The right side of her body was paralyzed after she was nearly killed by a drunken driver in 2003, but her passion for drawing only grew.

She is blind in her right eye and can only catch dim glimpses in her left, making all of her paintings tilted by 5 degrees.

“I had to draw and redraw, and I cried so many times,” she said. “But I think the tilted style is a unique attraction to my paintings.”

Kang held her first exhibition in 2013 and has since illustrated two published books.

The drive to make society better also reaches overseas.

Chung Myung-jin, CEO of Soap Companion, an organic soap manufacturer, has carried on with the campaign “Buy One, Give One” since 2013. The company donates the same number of soaps it sells to children in developing nations.

Chung, a former foreign affairs officer, was dispatched to Haiti in 2010, when a catastrophic 7.0-magnitude earthquake hit the country.
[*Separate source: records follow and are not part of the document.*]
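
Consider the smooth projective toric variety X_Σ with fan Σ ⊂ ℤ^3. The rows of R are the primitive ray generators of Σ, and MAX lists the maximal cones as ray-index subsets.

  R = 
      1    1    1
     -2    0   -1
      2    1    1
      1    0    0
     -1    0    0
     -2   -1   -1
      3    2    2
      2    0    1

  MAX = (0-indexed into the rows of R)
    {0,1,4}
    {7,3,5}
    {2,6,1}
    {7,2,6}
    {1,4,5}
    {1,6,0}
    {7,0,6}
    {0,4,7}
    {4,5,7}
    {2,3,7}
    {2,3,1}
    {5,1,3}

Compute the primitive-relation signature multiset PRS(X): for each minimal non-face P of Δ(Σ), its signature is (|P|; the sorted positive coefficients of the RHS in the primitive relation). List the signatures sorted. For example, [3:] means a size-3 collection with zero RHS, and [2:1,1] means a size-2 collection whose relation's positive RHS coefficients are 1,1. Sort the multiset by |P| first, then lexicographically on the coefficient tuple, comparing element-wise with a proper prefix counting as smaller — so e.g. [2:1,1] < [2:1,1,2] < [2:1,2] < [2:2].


10 minimal non-faces of Δ(Σ) (on 8 rays):

  P = {1,7}:  v_{1} + v_{7} = 0  so sig = [2:]
  P = {2,5}:  v_{2} + v_{5} = 0  so sig = [2:]
  P = {3,4}:  v_{3} + v_{4} = 0  so sig = [2:]
  P = {0,2}:  v_{0} + v_{2} = v_{6}  so sig = [2:1]
  P = {0,3}:  v_{0} + v_{3} = v_{2}  so sig = [2:1]
  P = {0,5}:  v_{0} + v_{5} = v_{4}  so sig = [2:1]
  P = {2,4}:  v_{2} + v_{4} = v_{0}  so sig = [2:1]
  P = {5,6}:  v_{5} + v_{6} = v_{0}  so sig = [2:1]
  P = {3,6}:  v_{3} + v_{6} = 2·v_{2}  so sig = [2:2]
  P = {4,6}:  v_{4} + v_{6} = 2·v_{0}  so sig = [2:2]

so the primitive-relation signature multiset is
[[2:], [2:], [2:], [2:1], [2:1], [2:1], [2:1], [2:1], [2:2], [2:2]]


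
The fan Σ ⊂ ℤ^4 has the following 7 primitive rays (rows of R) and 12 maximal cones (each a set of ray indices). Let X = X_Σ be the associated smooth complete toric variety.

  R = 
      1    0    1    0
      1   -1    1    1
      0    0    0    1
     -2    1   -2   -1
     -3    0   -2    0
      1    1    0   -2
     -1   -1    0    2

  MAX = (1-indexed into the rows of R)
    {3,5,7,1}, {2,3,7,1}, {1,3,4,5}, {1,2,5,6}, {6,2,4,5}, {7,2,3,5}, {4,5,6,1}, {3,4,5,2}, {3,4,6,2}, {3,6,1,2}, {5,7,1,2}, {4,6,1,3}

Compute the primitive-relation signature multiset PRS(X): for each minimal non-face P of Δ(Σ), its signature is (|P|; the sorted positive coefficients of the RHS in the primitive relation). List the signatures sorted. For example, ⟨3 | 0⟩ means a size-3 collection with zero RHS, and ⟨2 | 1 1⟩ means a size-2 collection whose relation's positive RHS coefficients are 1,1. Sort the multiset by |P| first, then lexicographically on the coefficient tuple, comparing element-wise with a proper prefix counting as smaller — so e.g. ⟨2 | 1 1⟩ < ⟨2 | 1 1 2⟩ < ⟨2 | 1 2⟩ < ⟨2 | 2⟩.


5 collections generate NE(X_Σ); each relation:

  {6,7}:  v_{6} + v_{7} = 0  ⇒ sig = ⟨2 | 0⟩
  {4,7}:  v_{4} + v_{7} = v_{3} + v_{5}  ⇒ sig = ⟨2 | 1 1⟩
  {1,2,4}:  v_{1} + v_{2} + v_{4} = 0  ⇒ sig = ⟨3 | 0⟩
  {3,5,6}:  v_{3} + v_{5} + v_{6} = v_{4}  ⇒ sig = ⟨3 | 1⟩
  {1,2,3,5}:  v_{1} + v_{2} + v_{3} + v_{5} = v_{7}  ⇒ sig = ⟨4 | 1⟩

Hence PRS(X_Σ) =
{ ⟨2 | 0⟩,  ⟨2 | 1 1⟩,  ⟨3 | 0⟩,  ⟨3 | 1⟩,  ⟨4 | 1⟩ }


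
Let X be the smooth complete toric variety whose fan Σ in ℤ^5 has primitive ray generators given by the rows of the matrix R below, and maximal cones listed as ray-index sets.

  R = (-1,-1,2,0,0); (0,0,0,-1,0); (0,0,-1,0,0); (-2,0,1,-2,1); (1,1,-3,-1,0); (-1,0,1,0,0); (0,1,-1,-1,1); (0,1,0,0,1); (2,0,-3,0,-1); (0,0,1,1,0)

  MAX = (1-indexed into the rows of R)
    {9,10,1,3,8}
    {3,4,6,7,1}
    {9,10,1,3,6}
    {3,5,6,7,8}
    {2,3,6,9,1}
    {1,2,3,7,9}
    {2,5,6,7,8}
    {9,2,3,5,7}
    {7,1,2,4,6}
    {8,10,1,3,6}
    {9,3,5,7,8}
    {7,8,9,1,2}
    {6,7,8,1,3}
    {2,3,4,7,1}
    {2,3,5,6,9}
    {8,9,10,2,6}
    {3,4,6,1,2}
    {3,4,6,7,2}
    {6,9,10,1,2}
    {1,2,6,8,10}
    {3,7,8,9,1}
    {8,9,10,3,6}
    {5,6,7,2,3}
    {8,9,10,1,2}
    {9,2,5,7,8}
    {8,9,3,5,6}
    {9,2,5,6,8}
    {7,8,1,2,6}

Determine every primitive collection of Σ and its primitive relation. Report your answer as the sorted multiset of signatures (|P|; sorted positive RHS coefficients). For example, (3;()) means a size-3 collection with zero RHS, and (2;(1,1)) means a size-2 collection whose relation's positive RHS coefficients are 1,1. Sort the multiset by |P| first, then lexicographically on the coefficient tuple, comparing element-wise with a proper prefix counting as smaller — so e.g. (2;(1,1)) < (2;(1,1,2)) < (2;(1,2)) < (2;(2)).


Δ(Σ) — 10 vertices, 12 min non-faces:

  {7,10}:  v_{7} + v_{10} = v_{8}  →  sig = (2;(1))
  {1,5}:  v_{1} + v_{5} = v_{2} + v_{3}  →  sig = (2;(1,1))
  {4,10}:  v_{4} + v_{10} = v_{1} + v_{6} + v_{7}  →  sig = (2;(1,1,1))
  {5,10}:  v_{5} + v_{10} = v_{6} + v_{8} + v_{9}  →  sig = (2;(1,1,1))
  {4,8}:  v_{4} + v_{8} = v_{1} + v_{6} + 2·v_{7}  →  sig = (2;(1,1,2))
  {4,5}:  v_{4} + v_{5} = 2·v_{2} + 2·v_{3} + v_{6} + v_{7}  →  sig = (2;(1,1,2,2))
  {4,9}:  v_{4} + v_{9} = 2·v_{2} + 2·v_{3}  →  sig = (2;(2,2))
  {2,3,10}:  v_{2} + v_{3} + v_{10} = 0  →  sig = (3;())
  {2,3,8}:  v_{2} + v_{3} + v_{8} = v_{7}  →  sig = (3;(1))
  {6,7,9}:  v_{6} + v_{7} + v_{9} = v_{5}  →  sig = (3;(1))
  {1,6,8,9}:  v_{1} + v_{6} + v_{8} + v_{9} = 0  →  sig = (4;())
  {1,2,3,6,7}:  v_{1} + v_{2} + v_{3} + v_{6} + v_{7} = v_{4}  →  sig = (5;(1))

Sorted signature multiset PRS(X):
    (2;(1))
    (2;(1,1))
    (2;(1,1,1))
    (2;(1,1,1))
    (2;(1,1,2))
    (2;(1,1,2,2))
    (2;(2,2))
    (3;())
    (3;(1))
    (3;(1))
    (4;())
    (5;(1))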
The experience was a turning point for him, so he quit his government job in 2013 to become a relief activist.

While traveling in Cambodia and Rwanda, he noticed how rapidly disease spread due to a lack of knowledge about personal hygiene.

“Most sicknesses come from the dirty water, which spreads illness,” he said. “That’s the reason why hand-washing education is vital even though it sounds so trivial.”

Over three years, he taught some 3,000 people in underdeveloped nations about the importance of cleanliness and hand-washing and how to make soaps.

“I can never forget the letters from the women in Indonesia,” Chung said, referring to the thank you letters he received from the ladies who earned money selling soap. “I cried a lot. I was so proud of them for striving to support themselves and not just relying on relief supplies.”